Killing of Chandini
- Date: 28 July 2023
- Venue: Aluva market
- Location: Aluva, Kerala, India;
- Cause: Sexual assault and strangled to death
- First reporter: Unnamed person
- Outcome: Death of Chandini
- Deaths: 1
- Arrests: 1
- Accused: Ashfaq Aslam
- Convicted: 4 November 2023
- Charges: 13 including murder and POCSO
- Verdict: 14 November 2023
- Sentence: Capital punishment

= Murder of Chandini =

Murder case in India

Chandini, aged five, was sexually assaulted and murdered by Ashfaq Aslam on 28 July 2023. She was kidnapped from the Aluva market in Kerala, and her body was found on the banks of the Periyar River. In November 2023, Aslam was convicted of rape and murder and was sentenced to death.

== Background ==
Chandini was a five-year-old student who migrated from the state of Bihar to the state of Kerala in India. She lived with her parents in a rented flat in Choornikkara, Aluva, and was a class one student at the Thaikkattukara UP school.

Ashfaq Aslam had moved in to live in the floor above Chandini's home two days earlier.

==Kidnapping and killing==
On 28 July 2023, Chandini was abducted by Ashfaq Aslam, a native of Assam. They were in the Aluva market around 3:30 pm and he walked behind her. Seeing him and the girl, some people were suspicious, but Aslam replied that it was his child. He then allegedly came to a secluded place behind the market, sexually assaulted Chandini, and killed her around 5:30 pm.
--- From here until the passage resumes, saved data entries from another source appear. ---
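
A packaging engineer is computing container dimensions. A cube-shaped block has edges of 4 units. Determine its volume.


Shape: cube
Side s = 4 units
Formula: V = s^3
V = 4 * 4 * 4
V = 16 * 4
V = 64
64 units^3


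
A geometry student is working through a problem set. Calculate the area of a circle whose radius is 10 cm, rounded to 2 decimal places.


Shape: circle
Radius r = 10 cm
Formula: A = pi * r^2
r^2 = 10^2 = 100
A = pi * 100
A = 314.16
314.16 cm^2


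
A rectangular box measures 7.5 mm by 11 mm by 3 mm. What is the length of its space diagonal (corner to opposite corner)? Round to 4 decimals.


Shape: rectangular box (space diagonal)
l = 7.5 mm, w = 11 mm, h = 3 mm
Visualize: the diagonal of the base, then a right triangle with that diagonal and the height.
Formula: d = sqrt(l^2 + w^2 + h^2)
l^2 + w^2 + h^2 = 56.25 + 121 + 9 = 186.25
d = sqrt(186.25)
d = 13.6473
13.6473 mm


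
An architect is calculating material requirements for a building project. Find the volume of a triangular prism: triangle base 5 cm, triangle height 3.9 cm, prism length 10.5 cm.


Shape: triangular prism
Triangle base = 5 cm, triangle height = 3.9 cm, prism length L = 10.5 cm
Formula: V = (1/2 * b * h_tri) * L
Cross-section area = 0.5 * 5 * 3.9 = 9.75
V = 9.75 * 10.5
V = 102.375
102.375 cm^3


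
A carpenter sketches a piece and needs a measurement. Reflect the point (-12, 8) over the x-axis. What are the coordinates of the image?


Transformation: reflection
Original point: (-12, 8)
Rule for reflection over the x-axis: (x, y) -> (x, -y)
Apply: (-12, 8) -> (-12, -8)
(-12, -8)


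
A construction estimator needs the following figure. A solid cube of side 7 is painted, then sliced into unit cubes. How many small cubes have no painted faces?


Large cube: 7 x 7 x 7, cut into unit cubes.
n = 7, so n - 2 = 5
Unpainted cubes form the interior (n - 2)^3 block.
(n - 2)^3 = 5^3 = 125
125 unit cubes


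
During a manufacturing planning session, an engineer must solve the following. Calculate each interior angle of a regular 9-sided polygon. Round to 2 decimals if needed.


Shape: regular nonagon (9 sides)
Formula: interior angle = (n - 2) * 180 / n
(n - 2) = 7
(n - 2) * 180 = 1260
angle = 1260 / 9
angle = 140
140 degrees


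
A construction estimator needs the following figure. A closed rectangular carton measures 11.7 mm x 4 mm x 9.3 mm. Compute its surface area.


Shape: rectangular prism
l = 11.7 mm, w = 4 mm, h = 9.3 mm
Formula: SA = 2(lw + lh + wh)
lw = 46.8, lh = 108.81, wh = 37.2
lw + lh + wh = 192.81
SA = 2 * 192.81
SA = 385.62
385.62 mm^2


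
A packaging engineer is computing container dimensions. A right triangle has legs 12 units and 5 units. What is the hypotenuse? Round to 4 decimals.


Shape: right triangle
Legs a = 12 units, b = 5 units
Formula: c = sqrt(a^2 + b^2)
a^2 = 144, b^2 = 25
a^2 + b^2 = 169
c = sqrt(169)
c = 13.0
13 units


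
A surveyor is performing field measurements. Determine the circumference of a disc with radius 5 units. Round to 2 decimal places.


Shape: circle
Radius r = 5 units
Formula: C = 2 * pi * r
C = 2 * pi * 5
C = 10 * pi
C = 31.42
31.42 units


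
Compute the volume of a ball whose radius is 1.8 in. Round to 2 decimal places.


Shape: sphere
Radius r = 1.8 in
Formula: V = (4/3) * pi * r^3
r^3 = 5.832
(4/3) * 5.832 = 7.776
V = 7.776 * pi
V = 24.43
24.43 in^3


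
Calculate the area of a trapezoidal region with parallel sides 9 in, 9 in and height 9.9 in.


Shape: trapezoid
Parallel sides a = 9 in, b = 9 in; Height h = 9.9 in
Formula: A = (a + b) * h / 2
a + b = 9 + 9 = 18
A = 18 * 9.9 / 2
A = 178.2 / 2
A = 89.1
89.1 in^2


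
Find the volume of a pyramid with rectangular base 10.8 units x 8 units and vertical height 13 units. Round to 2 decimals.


Shape: rectangular pyramid
Base: 10.8 units x 8 units, Height h = 13 units
Formula: V = (1/3) * base_area * h
base_area = 10.8 * 8 = 86.4
base_area * h = 86.4 * 13 = 1123.2
V = 1123.2 / 3
V = 374.4
374.4 units^3


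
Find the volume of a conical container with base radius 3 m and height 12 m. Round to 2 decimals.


Shape: cone
Radius r = 3 m, Height h = 12 m
Formula: V = (1/3) * pi * r^2 * h
r^2 = 9
pi * r^2 * h = pi * 9 * 12 = 108 * pi
V = 108 * pi / 3
V = 113.1
113.1 m^3


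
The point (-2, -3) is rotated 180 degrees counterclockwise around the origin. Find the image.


Transformation: rotation about the origin
Original point: (-2, -3)
Rule for 180 deg: (x, y) -> (-x, -y)
Apply: (-2, -3) -> (2, 3)
(2, 3)


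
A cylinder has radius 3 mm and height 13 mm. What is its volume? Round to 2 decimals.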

The inquest revealed that there was a wound on her genitals. He had strangled her with her own clothes, and hit her face with a stone. After confirming her death, he put plastic covers and sacks over her body.

==Investigation==
After CCTV footage showed Chandini accompanying Aslam to the neighbouring bus stop, the police detained him He was in an intoxicated state, the police claimed, making it impossible to get information out of him. In the morning, Aluva market employees told the police that they had seen a man with a child there the night before. Aslam initially told the police that he had given the child to a man named Zakir, after becoming sober the next morning.

However, later he admitted to the crime. The body was then discovered on the banks of the Periyar River in the market area about noon, where trash is deposited behind the market. Later, Chandini's body was identified by her father. In this case. 41 witnesses in all were questioned. Ashfaq was tested with an interpreter present. Within 30 days, the police completed their investigation and submitted the chargesheet to the court.

==Trial and verdict==
The trial, which started on October 4, was completed in 26 days. Sixteen charges were brought against him, including murder, kidnapping, rape, and unnatural sex. On 4 November 2023, Alam was found guilty of sixteen counts under the Juvenile Justice (Care and Protection of Children) Act, the Protection of Children from Sexual Offenses (POCSO) Act, and the Indian Penal Code. He was sentenced to death.